A lot of you aren’t old enough to remember Cuba before Fidel Castro came into power, but on this date in 1953 it was the beginning of the end for Cuban dictator Fulgencio Batista. 
July 26, 1953 marked the beginning of  Fidel Castro’s revolutionary “26th of July Movement.”

The name originates from a coup plot that involved attacking the Moncada Barracks in Santiago de Cuba on July 26, 1953. The attack failed, but had the effect of catapulting Castro into the leadership role of the anti-Batista movement.

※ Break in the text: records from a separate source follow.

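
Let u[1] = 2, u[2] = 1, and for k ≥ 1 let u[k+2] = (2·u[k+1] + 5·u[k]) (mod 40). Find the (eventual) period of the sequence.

8

Computing terms: u[1] = 2,  u[2] = 1,  u[3] = 12,  u[4] = 29,  u[5] = 38,  u[6] = 21,  u[7] = 32,  u[8] = 9,  u[9] = 18,  u[10] = 1,  u[11] = 12.
Since (u[10], u[11]) = (u[2], u[3]) = (1, 12) (two consecutive terms determine the rest), the sequence is eventually periodic: after a pre-period of length 1 it cycles with period 8.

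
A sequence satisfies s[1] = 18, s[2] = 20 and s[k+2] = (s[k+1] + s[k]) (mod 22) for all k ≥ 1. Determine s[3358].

8

Computing terms: s[1] = 18,  s[2] = 20,  s[3] = 16,  s[4] = 14,  s[5] = 8,  s[6] = 0,  s[7] = 8,  s[8] = 8,  s[9] = 16,  s[10] = 2,  s[11] = 18,  s[12] = 20.
Since (s[11], s[12]) = (s[1], s[2]) = (18, 20) (two consecutive terms determine the rest), the sequence is periodic with period 10.
So s[3358] = s[1 + ((3358-1) mod 10)] = s[8] = 8.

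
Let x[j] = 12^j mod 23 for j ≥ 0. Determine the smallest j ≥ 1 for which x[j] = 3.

x[0] = 1, x[1] = 12, x[2] = 6, x[3] = 3, x[4] = 13, x[5] = 18, x[6] = 9, x[7] = 16, x[8] = 8, x[9] = 4, x[10] = 2, x[11] = 1.
Since x[11] = x[0] = 1, the sequence is periodic with period 11.
The value 3 first appears (with j ≥ 1) at x[3].

3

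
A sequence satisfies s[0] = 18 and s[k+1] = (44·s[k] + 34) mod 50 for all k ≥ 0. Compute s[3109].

36

Computing terms: s[0] = 18; s[1] = 26; s[2] = 28; s[3] = 16; s[4] = 38; s[5] = 6; s[6] = 48; s[7] = 46; s[8] = 8; s[9] = 36; s[10] = 18.
The sequence repeats with period 10.
(3109 - 0) mod 10 = 9, so s[3109] = s[9] = 36.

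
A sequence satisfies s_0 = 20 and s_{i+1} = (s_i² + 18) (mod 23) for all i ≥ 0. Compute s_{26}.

11

Listing terms: s_0 = 20,  s_1 = 4,  s_2 = 11,  s_3 = 1,  s_4 = 19,  s_5 = 11.
Since s_5 = s_2 = 11, the sequence is eventually periodic: after a pre-period of length 2 it cycles with period 3.
For i ≥ 2, s_i depends only on (i - 2) mod 3. (26 - 2) mod 3 = 0, so s_{26} = s_2 = 11.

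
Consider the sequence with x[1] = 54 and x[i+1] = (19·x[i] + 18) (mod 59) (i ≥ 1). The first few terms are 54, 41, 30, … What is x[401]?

Listing terms: x[1] = 54; x[2] = 41; x[3] = 30; x[4] = 57; x[5] = 39; x[6] = 51; x[7] = 43; x[8] = 9; x[9] = 12; x[10] = 10; x[11] = 31; x[12] = 17; x[13] = 46; x[14] = 7; x[15] = 33; x[16] = 55; x[17] = 1; x[18] = 37; x[19] = 13; x[20] = 29; x[21] = 38; x[22] = 32; x[23] = 36; x[24] = 53; x[25] = 22; x[26] = 23; x[27] = 42; x[28] = 49; x[29] = 5; x[30] = 54.
The sequence repeats with period 29.
(401 - 1) mod 29 = 23, so x[401] = x[24] = 53.

53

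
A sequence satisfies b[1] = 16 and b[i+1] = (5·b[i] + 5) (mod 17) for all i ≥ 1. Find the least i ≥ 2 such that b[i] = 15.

6

We have b[1] = 16; b[2] = 0; b[3] = 5; b[4] = 13; b[5] = 2; b[6] = 15; b[7] = 12; b[8] = 14; b[9] = 7; b[10] = 6; b[11] = 1; b[12] = 10; b[13] = 4; b[14] = 8; b[15] = 11; b[16] = 9; b[17] = 16.
The sequence repeats with period 16.
The value 15 first appears (with i ≥ 2) at b[6].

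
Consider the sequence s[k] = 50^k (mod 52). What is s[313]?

Computing terms: s[0] = 1; s[1] = 50; s[2] = 4; s[3] = 44; s[4] = 16; s[5] = 20; s[6] = 12; s[7] = 28; s[8] = 48; s[9] = 8; s[10] = 36; s[11] = 32; s[12] = 40; s[13] = 24; s[14] = 4.
Since s[14] = s[2] = 4, the sequence is eventually periodic: after a pre-period of length 2 it cycles with period 12.
For k ≥ 2, s[k] depends only on (k - 2) mod 12. (313 - 2) mod 12 = 11, so s[313] = s[13] = 24.

24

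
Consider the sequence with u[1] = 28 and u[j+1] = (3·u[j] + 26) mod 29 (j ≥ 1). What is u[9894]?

7

u[1] = 28,  u[2] = 23,  u[3] = 8,  u[4] = 21,  u[5] = 2,  u[6] = 3,  u[7] = 6,  u[8] = 15,  u[9] = 13,  u[10] = 7,  u[11] = 18,  u[12] = 22,  u[13] = 5,  u[14] = 12,  u[15] = 4,  u[16] = 9,  u[17] = 24,  u[18] = 11,  u[19] = 1,  u[20] = 0,  u[21] = 26,  u[22] = 17,  u[23] = 19,  u[24] = 25,  u[25] = 14,  u[26] = 10,  u[27] = 27,  u[28] = 20,  u[29] = 28.
The sequence repeats with period 28.
(9894 - 1) mod 28 = 9, so u[9894] = u[10] = 7.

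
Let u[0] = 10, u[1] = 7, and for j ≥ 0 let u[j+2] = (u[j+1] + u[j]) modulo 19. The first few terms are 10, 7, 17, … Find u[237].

Listing terms: u[0] = 10,  u[1] = 7,  u[2] = 17,  u[3] = 5,  u[4] = 3,  u[5] = 8,  u[6] = 11,  u[7] = 0,  u[8] = 11,  u[9] = 11,  u[10] = 3,  u[11] = 14,  u[12] = 17,  u[13] = 12,  u[14] = 10,  u[15] = 3,  u[16] = 13,  u[17] = 16,  u[18] = 10,  u[19] = 7.
Since (u[18], u[19]) = (u[0], u[1]) = (10, 7) (two consecutive terms determine the rest), the sequence is periodic with period 18.
So u[237] = u[0 + ((237-0) mod 18)] = u[3] = 5.

5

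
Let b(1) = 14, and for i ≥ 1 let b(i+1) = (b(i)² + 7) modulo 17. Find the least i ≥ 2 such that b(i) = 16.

Computing terms: b(1) = 14; b(2) = 16; b(3) = 8; b(4) = 3; b(5) = 16.
Since b(5) = b(2) = 16, the sequence is eventually periodic: after a pre-period of length 1 it cycles with period 3.
The value 16 first appears (with i ≥ 2) at b(2).

2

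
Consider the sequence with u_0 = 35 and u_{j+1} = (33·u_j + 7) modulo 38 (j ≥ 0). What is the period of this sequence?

Listing terms: u_0 = 35, u_1 = 22, u_2 = 11, u_3 = 28, u_4 = 19, u_5 = 26, u_6 = 29, u_7 = 14, u_8 = 13, u_9 = 18, u_{10} = 31, u_{11} = 4, u_{12} = 25, u_{13} = 34, u_{14} = 27, u_{15} = 24, u_{16} = 1, u_{17} = 2, u_{18} = 35.
The sequence repeats with period 18.

18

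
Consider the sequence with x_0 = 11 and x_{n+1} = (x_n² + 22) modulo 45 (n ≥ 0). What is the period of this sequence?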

Fidel Castro was arrested as a result of the coup attempt and during his trial, he gave an impassioned speech in which he proclaimed, “History will absolve me!” After being released from jail, Fidel and his brother Raul met with a group in Mexico and renewed efforts to overthrow Batista. Several attempts at the revolution failed, but the Twenty-Sixth of July Movement gained support, capitalizing on discontent among peasants and the increasingly brutal nature of Batista’s repression, and waged a successful guerrilla war. By 1958, the guerrillas expanded their operations to include economic warfare, burning sugar cane fields, attacking tobacco factories, oil refineries and railroads. 

Batista fled Havan for the Dominican Republic on New Year’s Eve, 1958. The Twenty-Sixth of July Movement overtook the capital on January 1, 1959.
Although he once declared that Cuba would never again be ruled by a dictator, Castro’s government became a Communist dictatorship.